Session-level diagnostics. Channel history serves as both the live diagnostic feed and the persistent audit record: structured, timestamped, and identity-attributed. This covers the delivery layer between agent and user, separate from model-level observability, and both surfaces matter in production.
The underlying principle
Each of these problems is tractable in isolation. Solving all of them together, without a dedicated infrastructure layer, is where engineering budget quietly disappears. None of it has anything to do with the AI product itself.
The workaround that seemed to hold breaks as soon as teams need cancellation, multi-device continuity, or human handover without a context break. The result is a growing layer of glue code that keeps teams away from the features they're actually trying to ship.
The category forming around this problem, durable sessions, is the session-layer equivalent of what durable execution did for backend workflows.
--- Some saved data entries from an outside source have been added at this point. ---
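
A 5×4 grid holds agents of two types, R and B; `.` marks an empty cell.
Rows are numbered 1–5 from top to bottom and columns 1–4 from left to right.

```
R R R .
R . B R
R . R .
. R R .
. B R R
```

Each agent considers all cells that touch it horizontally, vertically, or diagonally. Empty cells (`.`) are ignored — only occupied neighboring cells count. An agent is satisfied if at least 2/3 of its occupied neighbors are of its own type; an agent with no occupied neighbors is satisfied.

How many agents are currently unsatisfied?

2

(1,1)R 2/2 ✓
(1,2)R 3/4 ✓
(1,3)R 2/3 ✓
(2,1)R 3/3 ✓
(2,3)B 0/4 ✗
(2,4)R 2/3 ✓
(3,1)R 2/2 ✓
(3,3)R 3/4 ✓
(4,2)R 4/5 ✓
(4,3)R 4/5 ✓
(5,2)B 0/3 ✗
(5,3)R 3/4 ✓
(5,4)R 2/2 ✓
Unsatisfied: (2,3), (5,2) — 2 in total.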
The infrastructure requirement is the same: a layer built for the failure modes that actually occur, not workarounds patched onto infrastructure designed for something else.
Where Ably AI Transport fits
Ably AI Transport is a drop-in durable session layer that absorbs this complexity. Developers publish to a session. The infrastructure handles resumable streaming, multi-device continuity, presence, shared state, and bi-directional communication. No changes required to your model calls or agent orchestration.